Biometrics is concerned with keeping people in or out: of buildings;
of websites; of countries. It is a method of controlling the chaos
of movement, of protecting capital from contagion the harmful
touch of an unauthorized ingress and streamlining the flow for
those with the right password. Life as process weaves across many
ontological consistencies and reproduces in multiple modes. Connected
across time and space through different modes of symbiosis and contagion,
the borders between life forms shift and evolve. In a world of transit,
movement becomes highly regulated by networks in which public and
private are almost indistinguishable, in which individual and mass
cohere through statistically rendering singularities.
A series of incompossibilities emerge within the evolution of digitised
and cross-platform biometrics: movement occurs through capture;
sight occurs without vision; individuals are divided within themselves.
If something that is incompossible not only exists but also operates
in the world, then either something is up with our theory of reality
or the logic of the world is changing. Either way new relations
are made visible by the emergence of new control techniques that
give some insight into the issues of power in a networked world.

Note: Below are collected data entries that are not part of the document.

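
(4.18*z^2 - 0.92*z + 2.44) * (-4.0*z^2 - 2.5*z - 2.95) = -16.72*z^4 - 6.77*z^3 - 19.791*z^2 - 3.386*z - 7.198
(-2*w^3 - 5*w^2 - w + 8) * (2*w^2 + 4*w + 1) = -4*w^5 - 18*w^4 - 24*w^3 + 7*w^2 + 31*w + 8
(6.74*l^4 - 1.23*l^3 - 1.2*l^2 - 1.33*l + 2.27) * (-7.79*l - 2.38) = -52.5046*l^5 - 6.4595*l^4 + 12.2754*l^3 + 13.2167*l^2 - 14.5179*l - 5.4026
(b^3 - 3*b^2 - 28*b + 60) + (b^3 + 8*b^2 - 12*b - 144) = 2*b^3 + 5*b^2 - 40*b - 84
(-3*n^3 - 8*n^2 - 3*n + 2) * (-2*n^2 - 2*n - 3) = 6*n^5 + 22*n^4 + 31*n^3 + 26*n^2 + 5*n - 6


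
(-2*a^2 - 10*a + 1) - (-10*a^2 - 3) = 8*a^2 - 10*a + 4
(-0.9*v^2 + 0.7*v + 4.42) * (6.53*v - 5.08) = -5.877*v^3 + 9.143*v^2 + 25.3066*v - 22.4536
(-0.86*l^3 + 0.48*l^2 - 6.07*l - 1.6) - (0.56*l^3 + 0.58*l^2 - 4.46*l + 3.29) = -1.42*l^3 - 0.1*l^2 - 1.61*l - 4.89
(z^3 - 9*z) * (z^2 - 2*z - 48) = z^5 - 2*z^4 - 57*z^3 + 18*z^2 + 432*z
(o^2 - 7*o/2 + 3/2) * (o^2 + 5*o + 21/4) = o^4 + 3*o^3/2 - 43*o^2/4 - 87*o/8 + 63/8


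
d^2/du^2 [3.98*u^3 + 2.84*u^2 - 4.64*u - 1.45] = 23.88*u + 5.68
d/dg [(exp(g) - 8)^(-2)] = -2*exp(g)/(exp(g) - 8)^3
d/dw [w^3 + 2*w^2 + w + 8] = 3*w^2 + 4*w + 1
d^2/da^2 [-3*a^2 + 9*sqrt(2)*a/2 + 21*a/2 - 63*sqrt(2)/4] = -6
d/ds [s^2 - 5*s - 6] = 2*s - 5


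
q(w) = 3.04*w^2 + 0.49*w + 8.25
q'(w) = 6.08*w + 0.49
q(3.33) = 43.59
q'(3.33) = 20.74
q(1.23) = 13.45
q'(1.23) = 7.97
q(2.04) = 21.90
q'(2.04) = 12.89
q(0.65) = 9.85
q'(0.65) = 4.44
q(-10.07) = 311.59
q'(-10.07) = -60.74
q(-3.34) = 40.53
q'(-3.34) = -19.82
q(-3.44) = 42.54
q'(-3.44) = -20.43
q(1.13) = 12.69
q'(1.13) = 7.36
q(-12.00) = 440.13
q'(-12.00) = -72.47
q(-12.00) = 440.13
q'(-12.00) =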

Navigating the mutant geometries of modern life invokes a strange
sensuality, captured and thoughtless, free while anonymous, neither
here nor there, telematic and fractal. As we pass through the thresholds
of networked life, we become an organism of that ecology: a potential
that could go anywhere controlled through the regulatory techniques
of probabilisation.
Author's Biography
Gillian Fuller is a writer and co-collaborator on the Aviopolis
Project www.aviopolis
com. She is a Lecturer in New Media in the School of Media and
Communications at UNSW and is currently writing a book on Transit
Semiotics.
Acknowledgments
Thanks to Ross Harley and Anna Munster for critical insights that
greatly assisted the development of this paper.
Notes
[1] Just one little detail Brian Massumi was the
first to draw my attention to this critical detail in control access
systems. In the same paper he continues: 'Now you're checked in
passing, and instead of being judged innocent or guilty you're registered
as liquid. The process is largely automatic, and it doesn't really
matter what you think or who you are deep down. Machines do the
detecting and the "judging"' (2002b: 229).
[back]
[2] 'Scan 'em and then Ban 'em', wired.com,
August (2003) outlines how around 150,000 asylum seekers in
Britain have been issued with biometrically encoded identity cards
through which they can be tracked through the asylum system.
[back]
[3] The story of the Florida biometric trial is
outlined in Lisa Bowman, zdnet.com.au, (2003).
[back]
[4] As Massumi has noted: '[T]he grid was conceived
as an oppositional framework of culturally constructed significations:
male versus female, black versus white, gay versus straight. A body
corresponded to a 'site' on the grid defined by an overlapping of
one term from each pair' (Massumi, 2002a: 2).